Pour continuer cette réflexion, un autre levier me paraît indissociable de la fraternité. C'est l'amitié, ce mélange de gentillesse, de bienveillance et de sympathie savamment dosé. En effet, qui n'a jamais eu besoin d'un ami fidèle, quelqu'un sur qui se reposer quand tout vous lâche. Mais cette amitié-là, avec un grand « A », la vraie, sincère mais non envahissante, celle qui est dénuée d’intérêt.

Pour illustrer mon propos je vais vous relater deux petites anecdotes personnelles.

La première se situe lorsque j'ai acheté mon commerce et que j’ai entrepris un petit rafraichissement de l’établissement.

De nombreux vices cachés sont apparus au fur à mesure des travaux de rénovation, et mon enveloppe budgétaire qui n'était pas élastique s'est vite retrouvée à l'état de peau de chagrin. Je me suis retrouvé dans une impasse, car plus moyen d'emprunter et il fallait bien finir les travaux pour ouvrir rapidement. Heureusement le levier de l'amitié s'est mis en branle.

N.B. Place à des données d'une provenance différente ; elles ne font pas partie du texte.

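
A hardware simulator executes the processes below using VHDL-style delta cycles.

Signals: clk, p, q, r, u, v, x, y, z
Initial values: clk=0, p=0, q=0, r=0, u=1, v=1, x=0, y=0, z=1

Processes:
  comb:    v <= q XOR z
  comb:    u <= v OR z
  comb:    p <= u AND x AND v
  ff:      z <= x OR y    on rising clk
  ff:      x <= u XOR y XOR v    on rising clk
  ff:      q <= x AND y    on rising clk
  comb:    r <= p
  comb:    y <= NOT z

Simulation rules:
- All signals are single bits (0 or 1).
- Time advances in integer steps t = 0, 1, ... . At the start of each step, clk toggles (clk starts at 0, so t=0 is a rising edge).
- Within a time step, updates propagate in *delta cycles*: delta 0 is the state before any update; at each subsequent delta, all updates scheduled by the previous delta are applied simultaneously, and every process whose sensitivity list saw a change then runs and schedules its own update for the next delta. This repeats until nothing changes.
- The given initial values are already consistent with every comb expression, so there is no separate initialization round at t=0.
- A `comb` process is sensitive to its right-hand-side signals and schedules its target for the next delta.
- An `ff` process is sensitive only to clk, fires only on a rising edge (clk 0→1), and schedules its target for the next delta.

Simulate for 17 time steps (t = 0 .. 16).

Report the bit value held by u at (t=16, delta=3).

1

t0.Δ0 clk=0 u=1 v=1 r=0 y=0 p=0 q=0 x=0 z=1
t0.Δ1 clk=1 u=1 v=1 r=0 y=0 p=0 q=0 x=0 z=1
t0.Δ2 clk=1 u=1 v=1 r=0 y=0 p=0 q=0 x=0 z=0
t0.Δ3 clk=1 u=1 v=0 r=0 y=1 p=0 q=0 x=0 z=0
t0.Δ4 clk=1 u=0 v=0 r=0 y=1 p=0 q=0 x=0 z=0
t1.Δ0 clk=1 u=0 v=0 r=0 y=1 p=0 q=0 x=0 z=0
t1.Δ1 clk=0 u=0 v=0 r=0 y=1 p=0 q=0 x=0 z=0
t2.Δ0 clk=0 u=0 v=0 r=0 y=1 p=0 q=0 x=0 z=0
t2.Δ1 clk=1 u=0 v=0 r=0 y=1 p=0 q=0 x=0 z=0
t2.Δ2 clk=1 u=0 v=0 r=0 y=1 p=0 q=0 x=1 z=1
t2.Δ3 clk=1 u=1 v=1 r=0 y=0 p=0 q=0 x=1 z=1
t2.Δ4 clk=1 u=1 v=1 r=0 y=0 p=1 q=0 x=1 z=1
t2.Δ5 clk=1 u=1 v=1 r=1 y=0 p=1 q=0 x=1 z=1
t3.Δ0 clk=1 u=1 v=1 r=1 y=0 p=1 q=0 x=1 z=1
t3.Δ1 clk=0 u=1 v=1 r=1 y=0 p=1 q=0 x=1 z=1
t4.Δ0 clk=0 u=1 v=1 r=1 y=0 p=1 q=0 x=1 z=1
t4.Δ1 clk=1 u=1 v=1 r=1 y=0 p=1 q=0 x=1 z=1
t4.Δ2 clk=1 u=1 v=1 r=1 y=0 p=1 q=0 x=0 z=1
t4.Δ3 clk=1 u=1 v=1 r=1 y=0 p=0 q=0 x=0 z=1
t4.Δ4 clk=1 u=1 v=1 r=0 y=0 p=0 q=0 x=0 z=1
t5.Δ0 clk=1 u=1 v=1 r=0 y=0 p=0 q=0 x=0 z=1
t5.Δ1 clk=0 u=1 v=1 r=0 y=0 p=0 q=0 x=0 z=1
t6.Δ0 clk=0 u=1 v=1 r=0 y=0 p=0 q=0 x=0 z=1
t6.Δ1 clk=1 u=1 v=1 r=0 y=0 p=0 q=0 x=0 z=1
t6.Δ2 clk=1 u=1 v=1 r=0 y=0 p=0 q=0 x=0 z=0
t6.Δ3 clk=1 u=1 v=0 r=0 y=1 p=0 q=0 x=0 z=0
t6.Δ4 clk=1 u=0 v=0 r=0 y=1 p=0 q=0 x=0 z=0
t7.Δ0 clk=1 u=0 v=0 r=0 y=1 p=0 q=0 x=0 z=0
t7.Δ1 clk=0 u=0 v=0 r=0 y=1 p=0 q=0 x=0 z=0
t8.Δ0 clk=0 u=0 v=0 r=0 y=1 p=0 q=0 x=0 z=0
t8.Δ1 clk=1 u=0 v=0 r=0 y=1 p=0 q=0 x=0 z=0
t8.Δ2 clk=1 u=0 v=0 r=0 y=1 p=0 q=0 x=1 z=1
t8.Δ3 clk=1 u=1 v=1 r=0 y=0 p=0 q=0 x=1 z=1
t8.Δ4 clk=1 u=1 v=1 r=0 y=0 p=1 q=0 x=1 z=1
t8.Δ5 clk=1 u=1 v=1 r=1 y=0 p=1 q=0 x=1 z=1
t9.Δ0 clk=1 u=1 v=1 r=1 y=0 p=1 q=0 x=1 z=1
t9.Δ1 clk=0 u=1 v=1 r=1 y=0 p=1 q=0 x=1 z=1
t10.Δ0 clk=0 u=1 v=1 r=1 y=0 p=1 q=0 x=1 z=1
t10.Δ1 clk=1 u=1 v=1 r=1 y=0 p=1 q=0 x=1 z=1
t10.Δ2 clk=1 u=1 v=1 r=1 y=0 p=1 q=0 x=0 z=1
t10.Δ3 clk=1 u=1 v=1 r=1 y=0 p=0 q=0 x=0 z=1
t10.Δ4 clk=1 u=1 v=1 r=0 y=0 p=0 q=0 x=0 z=1
t11.Δ0 clk=1 u=1 v=1 r=0 y=0 p=0 q=0 x=0 z=1
t11.Δ1 clk=0 u=1 v=1 r=0 y=0 p=0 q=0 x=0 z=1
t12.Δ0 clk=0 u=1 v=1 r=0 y=0 p=0 q=0 x=0 z=1
t12.Δ1 clk=1 u=1 v=1 r=0 y=0 p=0 q=0 x=0 z=1
t12.Δ2 clk=1 u=1 v=1 r=0 y=0 p=0 q=0 x=0 z=0
t12.Δ3 clk=1 u=1 v=0 r=0 y=1 p=0 q=0 x=0 z=0
t12.Δ4 clk=1 u=0 v=0 r=0 y=1 p=0 q=0 x=0 z=0
t13.Δ0 clk=1 u=0 v=0 r=0 y=1 p=0 q=0 x=0 z=0
t13.Δ1 clk=0 u=0 v=0 r=0 y=1 p=0 q=0 x=0 z=0
t14.Δ0 clk=0 u=0 v=0 r=0 y=1 p=0 q=0 x=0 z=0
t14.Δ1 clk=1 u=0 v=0 r=0 y=1 p=0 q=0 x=0 z=0
t14.Δ2 clk=1 u=0 v=0 r=0 y=1 p=0 q=0 x=1 z=1
t14.Δ3 clk=1 u=1 v=1 r=0 y=0 p=0 q=0 x=1 z=1
t14.Δ4 clk=1 u=1 v=1 r=0 y=0 p=1 q=0 x=1 z=1
t14.Δ5 clk=1 u=1 v=1 r=1 y=0 p=1 q=0 x=1 z=1
t15.Δ0 clk=1 u=1 v=1 r=1 y=0 p=1 q=0 x=1 z=1
t15.Δ1 clk=0 u=1 v=1 r=1 y=0 p=1 q=0 x=1 z=1
t16.Δ0 clk=0 u=1 v=1 r=1 y=0 p=1 q=0 x=1 z=1
t16.Δ1 clk=1 u=1 v=1 r=1 y=0 p=1 q=0 x=1 z=1
t16.Δ2 clk=1 u=1 v=1 r=1 y=0 p=1 q=0 x=0 z=1
t16.Δ3 clk=1 u=1 v=1 r=1 y=0 p=0 q=0 x=0 z=1
t16.Δ4 clk=1 u=1 v=1 r=0 y=0 p=0 q=0 x=0 z=1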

De nombreux copains rugbymans, qui ont été le point d’appui, sont venus me prêter main-forte pour accomplir les innombrables tâches restantes. Tout cela au seul nom de l'amitié, sans se soucier de savoir s'ils allaient être rétribués. Non, cela leur était égal. Pour eux l'esprit de groupe, l'amitié, comptait plus que le fric.

La seconde anecdote a été un moment de ma vie douloureux ou j'ai perdu ma grand-mère paternelle, celle qui me gardait le mercredi quand mes parents travaillaient, celle qui me gardait pendant les vacances, celle qui était ma confidente et qui était toujours là dans les coups durs. Bref plus qu'une grand-mère, une seconde maman. Et le jour où l'on m'a appris son décès, tout s'est effondré autour de moi, j'ai perdu le goût de la vie je trouvais cela injuste d'être privé d'un être cher. Mon errance a duré des mois avant qu'un ami trouve les bons mots et les bons gestes pour me faire sortir de cette torpeur. Cet ami, que je ne remercierai jamais assez, a été mon levier et mon point d'appui. Ses paroles et ses gestes ont été la force qui m'a permis de me relever. Sans ce levier je pense que le poids de ma tristesse serait resté figé un bon bout de temps et moi avec, l’amitié donc comme a dit Francis Bacon double les joies et réduit de moitié les peines.

Pour finir, car je sais qu’ici le temps est compté, je m'attacherai à une forme symbolique du levier : le syndicalisme.

En effet je trouve que le syndicalisme représente un levier puissant dont les travailleurs sont le point d'appui. Ce levier depuis maintes générations a permis au peuple d'accéder à de nombreux acquis sociaux, de défendre ses intérêts, d'instaurer un dialogue social.

Le symbole du levier peut revêtir bien d'autres images, et je ne vous les citerai pas toutes, car le propre du symbole est d’être personnel. Mes leviers ne seront donc certainement pas les mêmes que les vôtres.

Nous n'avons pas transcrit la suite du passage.